ELKINS, W.Va. – As hunters head into the woods for the 2021 male season, don’t worry if you spot a deer wearing a collar.

“All collared deer are legal as long as you hunt legally. We don’t want anyone to look at a collared deer and think twice about it. Don’t let the necklace influence your decision. If you want to harvest that deer, go ahead, ”said Brett Skelly, deputy head of the deer project for the West Virginia Natural Resources division.

Several males of all age groups are collared as part of the study looking at causes of death and movement.

Skelly is engaged in the first year of a three-year study to try and answer some common questions about white-tailed deer in West Virginia. Skelly and her team hope to determine the extent of deer movement, especially movement at different times of the year such as during the rut. It also analyzes the difference in movement between males and females. After less than a year, the study has already found interesting data on GPS tracking collars.

“One of the big things has definitely been the movement of yearlings, especially at this time of year. Several of these males have moved five or six miles from where they braced them and established a whole new home range. We had a buck that moved 15 miles and since the presentation at the Natural Resources Commission meeting he has moved an additional three miles, ”Skelly said.

The deer were tagged and fitted with GPS collars during the months of January through March in three different areas of the state. The counties of Hampshire and Hardy, Barbour and Upshur, and Mason and Jackson are the study sites. The objective is to eventually have 120 deer fitted with collars in the three study areas. Another unique aspect is that all of the deer captured in the study are on private land.

“The next step is to go through the hunting season and see how many deer we have left. Then, in January, February and March, we will capture and stick several more deer, ”he explained.

Another key question the study aims to answer concerns how deer die. Cause-specific mortality is difficult to know, but Skelly hoped they would be able to manage it better by the time the study was completed.
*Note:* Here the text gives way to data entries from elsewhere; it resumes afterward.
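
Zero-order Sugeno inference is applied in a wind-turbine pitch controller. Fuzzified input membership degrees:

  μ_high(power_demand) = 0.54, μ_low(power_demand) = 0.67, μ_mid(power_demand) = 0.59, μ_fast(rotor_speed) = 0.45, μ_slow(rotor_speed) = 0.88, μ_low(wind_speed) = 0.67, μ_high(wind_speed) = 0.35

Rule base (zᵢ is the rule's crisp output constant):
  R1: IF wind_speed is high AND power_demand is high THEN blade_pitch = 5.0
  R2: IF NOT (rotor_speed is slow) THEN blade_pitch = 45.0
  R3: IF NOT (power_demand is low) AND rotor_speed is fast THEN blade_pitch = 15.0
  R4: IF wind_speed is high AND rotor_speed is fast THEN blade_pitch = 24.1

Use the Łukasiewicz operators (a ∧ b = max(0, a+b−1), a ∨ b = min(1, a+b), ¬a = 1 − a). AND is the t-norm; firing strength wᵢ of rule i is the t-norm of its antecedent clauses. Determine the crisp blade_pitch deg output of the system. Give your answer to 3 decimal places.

45.000

R1 (z=5.0): high=0.35, high=0.54; AND[max(0, a+b−1)] → w = 0.00
R2 (z=45.0): ¬slow=1−0.88=0.12 → w = 0.12
R3 (z=15.0): ¬low=1−0.67=0.33, fast=0.45; AND[max(0, a+b−1)] → w = 0.00
R4 (z=24.1): high=0.35, fast=0.45; AND[max(0, a+b−1)] → w = 0.00
Weighted average = (0.00·5.0 + 0.12·45.0 + 0.00·15.0 + 0.00·24.1) / (0.00 + 0.12 + 0.00 + 0.00)
  = 5.4000 / 0.1200 = 45.000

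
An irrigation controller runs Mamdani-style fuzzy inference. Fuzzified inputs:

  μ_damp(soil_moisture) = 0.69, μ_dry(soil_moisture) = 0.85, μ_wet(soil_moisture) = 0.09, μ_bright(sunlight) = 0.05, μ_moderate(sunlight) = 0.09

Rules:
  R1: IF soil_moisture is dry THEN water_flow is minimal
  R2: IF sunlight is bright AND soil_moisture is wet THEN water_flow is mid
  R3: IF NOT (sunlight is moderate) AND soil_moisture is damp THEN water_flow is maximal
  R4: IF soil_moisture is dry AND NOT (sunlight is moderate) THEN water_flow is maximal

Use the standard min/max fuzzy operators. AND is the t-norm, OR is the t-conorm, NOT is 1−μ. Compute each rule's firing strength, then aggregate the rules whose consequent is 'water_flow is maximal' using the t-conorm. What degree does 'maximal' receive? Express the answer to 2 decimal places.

0.85

R1: dry=0.85 → w = 0.85
R2: bright=0.05, wet=0.09; AND[min(a, b)] → w = 0.05
R3: ¬moderate=1−0.09=0.91, damp=0.69; AND[min(a, b)] → w = 0.69
R4: dry=0.85, ¬moderate=1−0.09=0.91; AND[min(a, b)] → w = 0.85
Rules with consequent 'maximal': {R3, R4} → strengths 0.69, 0.85
Aggregate via t-conorm [max(a, b)]: 0.85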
Since a lot of deer die at the hands of hunters, this was another reason he hoped hunters would ignore the collar and if they were planning to kill a deer, go ahead and kill it.
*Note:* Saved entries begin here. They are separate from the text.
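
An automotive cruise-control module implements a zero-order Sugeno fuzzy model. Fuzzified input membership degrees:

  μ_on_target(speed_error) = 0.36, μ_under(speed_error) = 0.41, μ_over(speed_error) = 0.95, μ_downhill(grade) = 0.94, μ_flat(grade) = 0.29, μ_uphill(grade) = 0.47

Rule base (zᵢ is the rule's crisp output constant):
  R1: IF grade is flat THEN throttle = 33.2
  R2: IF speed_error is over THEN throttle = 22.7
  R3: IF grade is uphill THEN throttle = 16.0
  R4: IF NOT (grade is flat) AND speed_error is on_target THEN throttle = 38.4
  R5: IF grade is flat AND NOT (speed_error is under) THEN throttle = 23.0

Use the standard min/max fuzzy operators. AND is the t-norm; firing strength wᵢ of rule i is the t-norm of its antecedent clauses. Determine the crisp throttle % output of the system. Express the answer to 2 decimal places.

R1 (z=33.2): flat=0.29 → w = 0.29
R2 (z=22.7): over=0.95 → w = 0.95
R3 (z=16.0): uphill=0.47 → w = 0.47
R4 (z=38.4): ¬flat=1−0.29=0.71, on_target=0.36; AND[min(a, b)] → w = 0.36
R5 (z=23.0): flat=0.29, ¬under=1−0.41=0.59; AND[min(a, b)] → w = 0.29
Weighted average = (0.29·33.2 + 0.95·22.7 + 0.47·16.0 + 0.36·38.4 + 0.29·23.0) / (0.29 + 0.95 + 0.47 + 0.36 + 0.29)
  = 59.2070 / 2.3600 = 25.09

25.09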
So far there have been two deer killed by hunters wearing a collar. Skelly noted the mortality he has recorded so far during his presentation to the Commissioners.

Biologists are studying deer as they are trapped and tagged from January to March and hope to add more over the next two years.

“There was a traffic accident and I had two hunters killed before I even entered gun season. We had two that were clinical chronic wasting disease. A few predations and a few, we couldn’t quite understand what had happened to them, ”he explained.

The study will hopefully give the biologist additional information to shape management plans for the coming years in various parts of West Virginia.

Anyone who kills a deer wearing a collar is asked to contact Skelly via the contact details on the collar. Each of the deer selected for the study has a metal band in each ear that also contains contact information. The agency wants the collar to be used again and would like to take one last look at the deer to compare its current condition to the condition it was originally captured.